Germany warns: 'Don't underestimate Islamic State'

Germany warns that terror group Islamic State is far from being defeated, contracting statements by US President Donald Trump who wants to withdraw American forces from Syria soon. The German chancellor, Angela Merkel, spoke about Islamic State threats during the inauguration of the new headquarters of Germany's foreign intelligence agency.

By Stefan J. Bos

Merkel warned Friday that the Islamic State that has claimed responsibility for numerous deadly attacks in Europe and beyond is turning into an asymmetrical warfare force.

She acknowledged that the militant group lost almost all of the territory it once controlled in Syria.

But the chancellor said Germany and allies will face an uphill battle to ensure its defeat as the group has not disappeared and in her words "we remain a long way from peace in Syria."

Merkel’s remarks at the inauguration of the Berlin headquarters of Germany’s foreign intelligence agency BND contradicted statements by U.S. President Donald Trump that the Islamist group has been defeated.

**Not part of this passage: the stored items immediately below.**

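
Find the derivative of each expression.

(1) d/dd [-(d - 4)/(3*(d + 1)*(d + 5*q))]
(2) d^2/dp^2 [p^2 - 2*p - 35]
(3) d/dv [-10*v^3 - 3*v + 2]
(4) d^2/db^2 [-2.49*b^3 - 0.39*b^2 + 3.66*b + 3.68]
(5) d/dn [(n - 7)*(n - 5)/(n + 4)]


(1) = ((d - 4)*(d + 1) + (d - 4)*(d + 5*q) - (d + 1)*(d + 5*q))/(3*(d + 1)^2*(d + 5*q)^2)
(2) = 2
(3) = -30*v^2 - 3
(4) = -14.94*b - 0.78
(5) = (n^2 + 8*n - 83)/(n^2 + 8*n + 16)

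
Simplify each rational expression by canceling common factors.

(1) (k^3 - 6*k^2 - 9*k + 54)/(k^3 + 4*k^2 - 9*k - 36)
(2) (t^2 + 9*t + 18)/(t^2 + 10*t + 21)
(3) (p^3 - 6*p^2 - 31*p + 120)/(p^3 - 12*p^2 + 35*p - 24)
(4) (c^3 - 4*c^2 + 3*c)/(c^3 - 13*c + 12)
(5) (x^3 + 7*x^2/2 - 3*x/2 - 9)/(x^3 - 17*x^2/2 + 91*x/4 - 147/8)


(1) = (k - 6)/(k + 4)
(2) = (t + 6)/(t + 7)
(3) = (p + 5)/(p - 1)
(4) = c/(c + 4)
(5) = (4*x^2 + 20*x + 24)/(4*x^2 - 28*x + 49)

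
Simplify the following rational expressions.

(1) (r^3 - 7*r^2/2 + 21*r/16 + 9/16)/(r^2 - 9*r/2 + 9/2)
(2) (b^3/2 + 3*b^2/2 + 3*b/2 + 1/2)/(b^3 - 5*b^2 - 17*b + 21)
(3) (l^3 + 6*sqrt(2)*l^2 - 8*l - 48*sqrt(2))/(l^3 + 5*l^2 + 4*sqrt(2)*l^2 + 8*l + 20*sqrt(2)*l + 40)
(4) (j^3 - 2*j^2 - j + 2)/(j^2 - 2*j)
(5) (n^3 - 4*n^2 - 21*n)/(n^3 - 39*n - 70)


(1) = (16*r^2 - 8*r - 3)/(16*r - 24)
(2) = (b^3 + 3*b^2 + 3*b + 1)/(2*b^3 - 10*b^2 - 34*b + 42)
(3) = (l^2 + 4*sqrt(2)*l - 24)/(l^2 + l*(2*sqrt(2) + 5) + 10*sqrt(2))
(4) = (j^2 - 1)/j
(5) = (n^2 + 3*n)/(n^2 + 7*n + 10)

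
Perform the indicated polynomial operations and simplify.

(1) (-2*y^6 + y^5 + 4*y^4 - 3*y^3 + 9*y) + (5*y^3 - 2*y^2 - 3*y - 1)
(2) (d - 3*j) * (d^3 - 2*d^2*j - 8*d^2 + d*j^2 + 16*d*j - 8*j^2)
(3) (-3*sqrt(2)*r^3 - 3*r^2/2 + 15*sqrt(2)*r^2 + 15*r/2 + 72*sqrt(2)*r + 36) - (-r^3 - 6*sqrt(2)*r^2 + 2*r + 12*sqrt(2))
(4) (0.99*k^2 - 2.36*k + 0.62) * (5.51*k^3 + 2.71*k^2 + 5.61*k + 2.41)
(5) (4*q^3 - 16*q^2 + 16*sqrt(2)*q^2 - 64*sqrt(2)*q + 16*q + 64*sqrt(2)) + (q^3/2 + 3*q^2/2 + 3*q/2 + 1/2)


(1) = -2*y^6 + y^5 + 4*y^4 + 2*y^3 - 2*y^2 + 6*y - 1
(2) = d^4 - 5*d^3*j - 8*d^3 + 7*d^2*j^2 + 40*d^2*j - 3*d*j^3 - 56*d*j^2 + 24*j^3
(3) = -3*sqrt(2)*r^3 + r^3 - 3*r^2/2 + 21*sqrt(2)*r^2 + 11*r/2 + 72*sqrt(2)*r - 12*sqrt(2) + 36
(4) = 5.4549*k^5 - 10.3207*k^4 + 2.5745*k^3 - 9.1735*k^2 - 2.2094*k + 1.4942
(5) = 9*q^3/2 - 29*q^2/2 + 16*sqrt(2)*q^2 - 64*sqrt(2)*q + 35*q/2 + 1/2 + 64*sqrt(2)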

Trump wants to withdraw U.S. troops from Syria by the end of April, a plan that has alarmed European allies including Germany.

Militants resurface

They fear the Islamic State would resurface in Syria in the absence of a credible peace plan to end the country’s civil war.

Merkel also said it was necessary for Germany's intelligence service to prepare for electronic warfare through for instance the
Internet. "We have to learn how to deal with so-called fake news as part of hybrid warfare. In my views this is one of the crucial elements for future security and the stability of German society," the chancellor added.

She spoke in Berlin where the BND new headquarters will house the agency’s 4,000 workers who will move from its current location near Munich.

The massive structure hidden behind a wall in German capital’s central Mitte district took more than 10 years to complete and reportedly cost over 1.4 billion euros.